Banser adalah unsur “militer” dari GP Ansor yang merupakan sayap pemuda dari NU. Keberadaan Banser di NU sama dengan keberadaan Kokam (Komando Kesiap siagaan Angkatan Muda Muhammadiyah) yang juga berpenampilan sangat mirip dengan militer sungguhan. Atribut kedua organisasi paramiliter ini sulit diubah karena memiliki nilai sejarah yang kuat sebagai barisan pejuang yang ikut berperan besar dalam mempertahankan NKRI sejak awal berdirinya.
“Hubbul Wathan Minal Iman” (cinta tanah air bagian dari iman) ) adalah semboyan yang sudah mendarah daging bagi Banser dan Kokam. Di bawah kepemimpinan Yaqut, GP Ansor dan Bansernya, menjadi komponen masyarakat sipil yang paling gigih untuk saat ini dalam mempertahankan NKRI.

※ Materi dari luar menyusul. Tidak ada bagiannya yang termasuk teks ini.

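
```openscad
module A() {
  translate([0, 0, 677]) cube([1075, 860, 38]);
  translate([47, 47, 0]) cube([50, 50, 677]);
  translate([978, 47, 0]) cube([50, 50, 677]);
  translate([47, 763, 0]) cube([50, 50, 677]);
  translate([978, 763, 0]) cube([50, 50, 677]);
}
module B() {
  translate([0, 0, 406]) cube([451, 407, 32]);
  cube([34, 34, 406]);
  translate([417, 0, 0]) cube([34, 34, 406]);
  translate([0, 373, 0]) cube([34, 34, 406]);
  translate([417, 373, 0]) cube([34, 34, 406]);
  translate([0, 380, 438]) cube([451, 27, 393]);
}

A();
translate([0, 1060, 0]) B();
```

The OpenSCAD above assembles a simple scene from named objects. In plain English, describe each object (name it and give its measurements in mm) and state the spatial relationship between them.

A is a table: top 1075 mm (x) × 860 mm (y), 38 mm thick, upper face at z = 715 mm, on four 50×50 mm square legs, each inset 47 mm from the nearest pair of top edges, running from z = 0 to the bottom of the top.

B is a chair: 451×407 mm seat, 32 mm thick, top at z = 438 mm, on four 34 mm square corner legs flush with the seat edges. A 27 mm thick backrest slab spans the full seat width, extending 393 mm above the seat top, its back face flush with the seat's +y edge.

The chair is on the floor beside the table on its +y side.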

Yaqut tampaknya ingat betul dengan pesan Bung Karno, “Perjuanganku lebih mudah karena mengusir penjajah, tapi perjuanganmu akan lebih sulit karena melawan bangsamu sendiri.”
Yang dihadapi Yaqut dan Banser saat ini adalah “teman-teman sebangsa dan se tanah air” yang katanya cinta tanah air namun nyatanya berusaha untuk memecah belah dan meruntuhkannya. Maka, Yaqut tidak ragu-ragu untuk menyatakan dengan tegas persetujuannya dengan pembubaran ormas Hizbut Tahrir Indonesia (HTI) yang terang-terangan ingin mengubah NKRI menjadi khilafah.
Siapa pun, dan organisasi apa pun, yang mencoba merongrong NKRI, akan berhadapan dengan Yaqut. Dan siapa pun yang coba-coba mengancam keselamatan Yaqut karena sikap tegasnya itu, maka akan berhadapan dengan Banser.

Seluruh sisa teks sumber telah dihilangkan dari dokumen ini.